Demurrage charges: Shippers to sue govt over decaying infrastructure

Demurrage charges: Shippers to sue govt over decaying infrastructure

Apparently worried about the chaotic state of the port access roads, a group of Nigerian shippers has concluded plans to sue the Federal Government over accumulation of demurrage arising from the inability of trucks to access the ports due to bad roads.

Speaking to newsmen in Lagos, President, Shippers’ Association of Lagos State (SALS), Reverend Jonathan Nicole, who wondered why government policies were inimical to both importers and exporters, stressed the need for government to put in place an enabling environment that would encourage international trade.
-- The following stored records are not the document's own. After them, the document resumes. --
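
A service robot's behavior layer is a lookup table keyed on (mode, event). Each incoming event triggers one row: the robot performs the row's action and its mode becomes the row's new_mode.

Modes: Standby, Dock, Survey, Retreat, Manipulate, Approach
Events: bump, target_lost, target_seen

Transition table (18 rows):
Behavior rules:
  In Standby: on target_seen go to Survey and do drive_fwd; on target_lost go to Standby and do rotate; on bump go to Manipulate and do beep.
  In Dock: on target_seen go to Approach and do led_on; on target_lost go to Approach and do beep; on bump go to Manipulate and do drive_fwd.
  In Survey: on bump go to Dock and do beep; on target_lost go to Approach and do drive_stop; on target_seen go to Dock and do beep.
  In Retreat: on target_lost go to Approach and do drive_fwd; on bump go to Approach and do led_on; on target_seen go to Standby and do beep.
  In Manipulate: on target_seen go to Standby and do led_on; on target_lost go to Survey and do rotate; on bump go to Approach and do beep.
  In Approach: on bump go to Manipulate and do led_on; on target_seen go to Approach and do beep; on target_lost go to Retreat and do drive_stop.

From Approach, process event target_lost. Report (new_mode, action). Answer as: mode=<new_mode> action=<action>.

mode=Retreat action=drive_stop

current mode = Approach; filter table to that mode:
  (Approach, bump) → (Manipulate, led_on)
  (Approach, target_seen) → (Approach, beep)
  (Approach, target_lost) → (Retreat, drive_stop)  ← event matches
event = target_lost selects (Retreat, drive_stop)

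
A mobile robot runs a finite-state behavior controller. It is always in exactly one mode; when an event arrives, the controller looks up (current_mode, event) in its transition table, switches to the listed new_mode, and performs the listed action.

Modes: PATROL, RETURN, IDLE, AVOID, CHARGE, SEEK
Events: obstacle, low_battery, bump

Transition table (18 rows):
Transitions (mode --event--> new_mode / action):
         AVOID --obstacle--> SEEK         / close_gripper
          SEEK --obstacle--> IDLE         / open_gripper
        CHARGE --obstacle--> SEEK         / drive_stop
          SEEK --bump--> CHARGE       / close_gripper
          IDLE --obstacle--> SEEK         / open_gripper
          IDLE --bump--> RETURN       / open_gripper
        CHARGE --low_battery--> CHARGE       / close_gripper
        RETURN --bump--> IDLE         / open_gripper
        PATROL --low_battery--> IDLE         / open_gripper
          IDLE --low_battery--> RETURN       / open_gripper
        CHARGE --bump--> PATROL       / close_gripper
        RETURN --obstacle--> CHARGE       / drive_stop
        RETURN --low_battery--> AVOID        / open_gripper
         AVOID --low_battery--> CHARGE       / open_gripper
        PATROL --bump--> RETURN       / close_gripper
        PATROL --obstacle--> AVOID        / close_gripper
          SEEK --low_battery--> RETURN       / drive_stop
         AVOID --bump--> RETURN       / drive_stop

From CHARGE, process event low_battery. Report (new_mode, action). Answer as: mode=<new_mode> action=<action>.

current mode = CHARGE; filter table to that mode:
  (CHARGE, obstacle) → (SEEK, drive_stop)
  (CHARGE, low_battery) → (CHARGE, close_gripper)  ← event matches
  (CHARGE, bump) → (PATROL, close_gripper)
event = low_battery selects (CHARGE, close_gripper)

mode=CHARGE action=close_gripper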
He said that government policies are working against shippers’ interests in the country and “we are also worried why shippers have to pay penalties for business hindrances they do not create.”
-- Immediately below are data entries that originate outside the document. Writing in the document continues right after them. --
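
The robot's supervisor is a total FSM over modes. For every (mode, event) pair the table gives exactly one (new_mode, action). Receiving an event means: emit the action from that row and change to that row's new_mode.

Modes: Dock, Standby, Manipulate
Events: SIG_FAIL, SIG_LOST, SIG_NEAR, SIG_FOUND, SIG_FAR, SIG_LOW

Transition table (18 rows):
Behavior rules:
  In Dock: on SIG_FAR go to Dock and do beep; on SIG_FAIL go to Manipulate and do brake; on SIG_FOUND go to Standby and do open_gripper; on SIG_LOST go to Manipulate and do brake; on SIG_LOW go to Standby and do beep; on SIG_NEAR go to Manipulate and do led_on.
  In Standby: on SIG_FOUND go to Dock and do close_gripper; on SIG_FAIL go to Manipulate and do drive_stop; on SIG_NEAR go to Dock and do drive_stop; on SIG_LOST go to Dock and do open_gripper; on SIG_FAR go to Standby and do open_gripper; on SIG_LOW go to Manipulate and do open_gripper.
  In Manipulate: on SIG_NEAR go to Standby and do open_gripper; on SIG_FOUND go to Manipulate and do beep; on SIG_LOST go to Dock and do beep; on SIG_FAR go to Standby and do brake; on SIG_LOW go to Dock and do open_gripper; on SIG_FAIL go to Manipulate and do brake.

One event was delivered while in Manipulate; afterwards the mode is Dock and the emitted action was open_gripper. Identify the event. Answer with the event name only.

try SIG_FAIL: (Manipulate, SIG_FAIL) → (Manipulate, brake)
try SIG_LOST: (Manipulate, SIG_LOST) → (Dock, beep)
try SIG_NEAR: (Manipulate, SIG_NEAR) → (Standby, open_gripper)
try SIG_FOUND: (Manipulate, SIG_FOUND) → (Manipulate, beep)
try SIG_FAR: (Manipulate, SIG_FAR) → (Standby, brake)
try SIG_LOW: (Manipulate, SIG_LOW) → (Dock, open_gripper)  ← matches

SIG_LOW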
According to him, as a result of traffic in the ports resulting from bad access roads, vessels are lined up in Togo waters waiting to berth in Nigerian ports but cannot due to the traffic on Nigerian roads leading to the ports thereby causing accumulation of demurrage.
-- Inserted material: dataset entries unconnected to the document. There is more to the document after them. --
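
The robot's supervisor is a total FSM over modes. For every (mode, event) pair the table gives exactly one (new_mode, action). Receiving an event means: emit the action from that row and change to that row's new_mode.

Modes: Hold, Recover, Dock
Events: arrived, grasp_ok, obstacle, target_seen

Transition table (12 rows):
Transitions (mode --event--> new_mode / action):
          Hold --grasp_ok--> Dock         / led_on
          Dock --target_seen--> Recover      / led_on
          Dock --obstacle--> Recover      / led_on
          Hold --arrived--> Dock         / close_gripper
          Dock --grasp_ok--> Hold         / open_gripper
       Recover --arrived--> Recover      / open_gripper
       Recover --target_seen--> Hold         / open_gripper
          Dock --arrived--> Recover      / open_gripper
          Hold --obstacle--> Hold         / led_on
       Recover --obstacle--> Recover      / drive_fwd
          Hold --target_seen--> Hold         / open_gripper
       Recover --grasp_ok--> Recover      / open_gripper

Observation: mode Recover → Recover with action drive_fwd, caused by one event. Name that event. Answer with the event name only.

obstacle

try arrived: (Recover, arrived) → (Recover, open_gripper)
try grasp_ok: (Recover, grasp_ok) → (Recover, open_gripper)
try obstacle: (Recover, obstacle) → (Recover, drive_fwd)  ← matches
try target_seen: (Recover, target_seen) → (Hold, open_gripper)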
He expressed displeasure at the government for not taking responsibility for its failure but rather makes importers to pay for its shortcoming.

“As we speak now, we have lined up vessels on Togo waters waiting to berth in Nigerian ports. Who pays for the demurrage? Is it the shippers that caused it? Why compel shippers to pay for all these things?


“I made a public statement that sooner or later, we will go to court and let the court tell us who pays for all these demurrages.


“We will not take terminal operators to court, we will take the federal government to court. Who is supposed to run the roads? The roads belong to the federal government so who is destroying business? It is the federal government,” he lamented.


Speaking further, the SALS boss maintained that shippers are not opposed to the reintroduction of Cargo Tracking Note (CTN) so long as they will not be made to part with money.


On the importation of arms into the country, he took a swipe at shippers who go against the law of the land, adding that “have you heard of any problem from Cotonou about Nigerian shipper and the government laws? It is only in this country that the shipper breaks all the laws.”